Face à la menace des « cryp­to­mon­naies », puis des « stable coins », les Banques cen­trales ont enga­gé une réflexion quant à l’opportunité et à la fai­sa­bi­li­té d’émettre leur « mon­naie numé­rique ». La Banque cen­trale chi­noise a, d’ailleurs, lan­cé son e‑yuan dès 2019 : depuis, prêt de 140 mil­lions de por­te­feuilles ont été ouverts pour un volume de tran­sac­tions cumu­lé équi­valent à 8,6 mil­liards d’euros (à octobre 2022).

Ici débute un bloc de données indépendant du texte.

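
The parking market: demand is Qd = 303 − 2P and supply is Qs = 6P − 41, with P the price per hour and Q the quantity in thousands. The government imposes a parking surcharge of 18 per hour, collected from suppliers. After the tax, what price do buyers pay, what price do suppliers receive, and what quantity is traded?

Buyers pay 56.5; suppliers receive 38.5; quantity = 190.

Without the tax, 303 − 2P = 6P − 41 gives 8P = 344, so P* = 43 and Q* = 217.
With the tax collected from suppliers, supply shifts: Qs = 6(P − 18) − 41.
New equilibrium: buyers pay 56.5, suppliers receive 38.5, Q = 190. (Wedge: Pb − Ps = 18.)
The less price-elastic side of the market bears the larger share of a per-unit tax.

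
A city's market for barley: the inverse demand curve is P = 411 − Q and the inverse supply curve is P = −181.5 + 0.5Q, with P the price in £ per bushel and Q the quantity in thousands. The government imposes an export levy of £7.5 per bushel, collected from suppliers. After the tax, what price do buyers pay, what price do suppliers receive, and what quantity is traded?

Rewrite in direct form: Qd = 411 − P and Qs = 2P + 363.
Without the tax, 411 − P = 2P + 363 gives 3P = 48, so P* = £16 and Q* = 395.
With the tax collected from suppliers, supply shifts: Qs = 2(P − 7.5) + 363.
Solving gives Q = 390 with buyers paying £21 and suppliers receiving £13.5 (the £7.5 wedge).
The less price-elastic side of the market bears the larger share of a per-unit tax.

Buyers pay £21; suppliers receive £13.5; quantity = 390.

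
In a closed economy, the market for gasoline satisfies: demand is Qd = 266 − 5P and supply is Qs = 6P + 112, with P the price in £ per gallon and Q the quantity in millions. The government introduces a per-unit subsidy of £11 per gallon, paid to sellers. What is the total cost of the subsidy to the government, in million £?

Without the subsidy, 266 − 5P = 6P + 112 gives 11P = 154, so P* = £14 and Q* = 196.
With a per-unit subsidy paid to sellers, each receives P + 11 per unit sold, so supply becomes Qs = 6(P + 11) + 112.
New equilibrium: consumers pay £8, sellers receive £19, Q = 226. (Wedge: Pb − Ps = −11.)
Outlay = t · Q = 11 · 226 = £2486.

Government outlay = £2486 million.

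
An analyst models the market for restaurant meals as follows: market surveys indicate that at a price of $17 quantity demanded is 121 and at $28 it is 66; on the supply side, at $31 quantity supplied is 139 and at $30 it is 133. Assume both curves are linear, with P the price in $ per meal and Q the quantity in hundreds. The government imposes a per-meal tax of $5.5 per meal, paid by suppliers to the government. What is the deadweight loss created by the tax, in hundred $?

Demand slope: (66 − 121)/(28 − 17) = -5, so Qd = 206 − 5P.
Supply slope: (133 − 139)/(30 − 31) = 6, so Qs = 6P − 47.
Without the tax, 206 − 5P = 6P − 47 gives 11P = 253, so P* = $23 and Q* = 91.
With the tax collected from suppliers, supply shifts: Qs = 6(P − 5.5) − 47.
Solving gives Q = 76 with buyers paying $26 and suppliers receiving $20.5 (the $5.5 wedge).
Quantity falls by |ΔQ| = |91 − 76| = 15.
DWL = ½ · t · |ΔQ| = ½ · 5.5 · 15 = $41.25.

Deadweight loss = $41.25 hundred.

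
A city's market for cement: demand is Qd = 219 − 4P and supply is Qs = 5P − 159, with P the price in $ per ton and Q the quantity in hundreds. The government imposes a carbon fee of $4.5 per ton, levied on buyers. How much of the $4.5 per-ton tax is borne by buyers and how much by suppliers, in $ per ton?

Buyers bear $2.5 per ton; suppliers bear $2 per ton.

Without the tax, 219 − 4P = 5P − 159 gives 9P = 378, so P* = $42 and Q* = 51.
With the tax collected from buyers, demand (in seller-price terms) shifts: Qd = 219 − 4(P + 4.5).
New equilibrium: buyers pay $44.5, suppliers receive $40, Q = 41. (Wedge: Pb − Ps = 4.5.)
Burden on buyers: $2.5; on suppliers: $2. (They sum to $4.5.)
The less price-elastic side of the market bears the larger share of a per-unit tax.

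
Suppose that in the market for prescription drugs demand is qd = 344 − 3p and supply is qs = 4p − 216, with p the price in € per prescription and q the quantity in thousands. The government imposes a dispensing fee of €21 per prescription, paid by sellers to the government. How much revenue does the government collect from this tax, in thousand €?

Tax revenue = €1428 thousand.

Without the tax, 344 − 3p = 4p − 216 gives 7p = 560, so p* = €80 and q* = 104.
With the tax collected from sellers, supply shifts: qs = 4(p − 21) − 216.
Solving gives q = 68 with buyers paying €92 and sellers receiving €71 (the €21 wedge).
Revenue = t · Q = 21 · 68 = €1428.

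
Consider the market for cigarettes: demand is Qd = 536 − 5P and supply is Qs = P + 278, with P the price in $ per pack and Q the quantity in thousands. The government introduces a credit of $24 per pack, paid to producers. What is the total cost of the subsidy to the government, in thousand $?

Government outlay = $8184 thousand.

Before the subsidy: set 536 − 5P = P + 278 → P* = $43, Q* = 321.
With a per-unit subsidy paid to producers, each receives P + 24 per unit sold, so supply becomes Qs = (P + 24) + 278.
New equilibrium: buyers pay $39, producers receive $63, Q = 341. (Wedge: Pb − Ps = −24.)
Outlay = t · Q = 24 · 341 = $8184.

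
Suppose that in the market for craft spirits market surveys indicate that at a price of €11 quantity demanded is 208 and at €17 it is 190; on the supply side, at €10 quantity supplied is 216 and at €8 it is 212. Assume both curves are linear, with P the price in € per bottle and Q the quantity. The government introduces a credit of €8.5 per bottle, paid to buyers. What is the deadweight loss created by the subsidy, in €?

Deadweight loss = €43.35.

Demand slope: (190 − 208)/(17 − 11) = -3, so Qd = 241 − 3P.
Supply slope: (212 − 216)/(8 − 10) = 2, so Qs = 2P + 196.
Before the subsidy: set 241 − 3P = 2P + 196 → P* = €9, Q* = 214.
With a per-unit subsidy paid to buyers, each effectively pays P − 8.5, so demand becomes Qd = 241 − 3(P − 8.5).
Solving gives Q = 224.2 with buyers paying €5.6 and suppliers receiving €14.1 (the €8.5 wedge).
Quantity rises by |ΔQ| = |214 − 224.2| = 10.2.
DWL = ½ · t · |ΔQ| = ½ · 8.5 · 10.2 = €43.35.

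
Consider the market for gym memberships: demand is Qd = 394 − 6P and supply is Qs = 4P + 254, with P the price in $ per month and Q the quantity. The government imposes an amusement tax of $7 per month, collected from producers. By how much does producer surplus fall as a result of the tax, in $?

Before the tax: set 394 − 6P = 4P + 254 → P* = $14, Q* = 310.
With the tax collected from producers, supply shifts: Qs = 4(P − 7) + 254.
New equilibrium: buyers pay $16.8, producers receive $9.8, Q = 293.2. (Wedge: Pb − Ps = 7.)
ΔPS is the trapezoid between Q = 293.2 and Q = 310 of height $4.2: ½ · (310 + 293.2) · 4.2 = $1266.72.

Producer surplus falls by $1266.72.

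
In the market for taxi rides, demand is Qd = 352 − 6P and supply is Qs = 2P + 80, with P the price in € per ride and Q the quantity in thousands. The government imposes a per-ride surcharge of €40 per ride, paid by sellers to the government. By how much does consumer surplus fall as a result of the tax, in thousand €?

Consumer surplus falls by €1180 thousand.

Without the tax, 352 − 6P = 2P + 80 gives 8P = 272, so P* = €34 and Q* = 148.
With the tax collected from sellers, supply shifts: Qs = 2(P − 40) + 80.
Solving gives Q = 88 with buyers paying €44 and sellers receiving €4 (the €40 wedge).
ΔCS is the trapezoid between Q = 88 and Q = 148 of height €10: ½ · (148 + 88) · 10 = €1180.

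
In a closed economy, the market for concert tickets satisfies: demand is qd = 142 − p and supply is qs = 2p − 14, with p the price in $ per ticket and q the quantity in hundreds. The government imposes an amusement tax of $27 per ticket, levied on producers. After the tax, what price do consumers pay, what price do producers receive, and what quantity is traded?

Consumers pay $70; producers receive $43; quantity = 72.

Before the tax: set 142 − p = 2p − 14 → p* = $52, q* = 90.
With the tax collected from producers, supply shifts: qs = 2(p − 27) − 14.
Solving gives q = 72 with consumers paying $70 and producers receiving $43 (the $27 wedge).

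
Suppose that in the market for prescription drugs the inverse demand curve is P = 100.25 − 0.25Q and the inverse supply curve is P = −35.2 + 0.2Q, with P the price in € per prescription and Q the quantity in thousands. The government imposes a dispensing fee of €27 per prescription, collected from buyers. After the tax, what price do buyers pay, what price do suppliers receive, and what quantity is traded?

Inverting to Q(P) form: Qd = 401 − 4P; Qs = 5P + 176.
Without the tax, 401 − 4P = 5P + 176 gives 9P = 225, so P* = €25 and Q* = 301.
With the tax collected from buyers, demand (in seller-price terms) shifts: Qd = 401 − 4(P + 27).
Solving gives Q = 241 with buyers paying €40 and suppliers receiving €13 (the €27 wedge).
The less price-elastic side of the market bears the larger share of a per-unit tax.

Buyers pay €40; suppliers receive €13; quantity = 241.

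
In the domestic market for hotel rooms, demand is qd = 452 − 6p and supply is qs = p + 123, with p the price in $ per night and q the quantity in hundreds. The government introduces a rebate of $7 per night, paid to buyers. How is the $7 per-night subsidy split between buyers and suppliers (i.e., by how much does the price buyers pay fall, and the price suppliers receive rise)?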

La décli­nai­son et le pas­sage à l’échelle de ces dif­fé­rents sup­ports, qu’il s’agisse de « cryp­to­mon­naies », « stable coins » ou de « mon­naie numé­rique » dans des cas d’usages « mains­tream » (paie­ments, épargne, cré­dit…) consti­tue l’un des défis aux­quels seront confron­tés les acteurs financiers.

Et pour conclure ?

Les Fin­techs ont bous­cu­lé un mar­ché à la fois très concen­tré autour des acteurs ban­caires et extrê­me­ment régle­men­té. Nous vivons une véri­table révo­lu­tion qui per­met aujourd’hui à des par­ti­cu­liers et des petites entre­prises de se lan­cer dans les ser­vices financiers.
Pour les acteurs ins­ti­tu­tion­nels et les inves­tis­seurs, mal­gré le contexte actuel mar­qué par une conso­li­da­tion du mar­ché, les oppor­tu­ni­tés existent. Il faut néan­moins por­ter un regard plus cri­tique sur cet éco­sys­tème afin de sai­sir les oppor­tu­ni­tés les plus pertinentes.

En paral­lèle, nous enten­dons de plus en plus par­ler du concept d’« Embed­ded Finance », soit une plus grande inté­gra­tion de la finance (paie­ment, cré­dit…) dans les usages quo­ti­diens (achats, tran­sac­tions…). C’est, par ailleurs, un phé­no­mène qui a été amor­cé par les Fin­techs. Cette ten­dance va notam­ment contri­buer au déve­lop­pe­ment d’expériences et d’usages plus per­ti­nents pour les par­ti­cu­liers et les entre­prises, mais elle va sur­tout per­mettre aux entre­prises indus­trielles ou de ser­vices, ain­si qu’aux orga­nismes ou enti­tés publiques d’intégrer une par­tie ou l’intégralité de la chaîne de valeur finan­cière dans leur propre chaîne de valeur.

In fine, « eve­ry com­pa­ny will be a Fin­Tech Com­pa­ny ». Et au sein de B‑Part Consul­ting, nous en sommes convain­cus et avons voca­tion à accom­pa­gner ce chan­ge­ment de paradigme.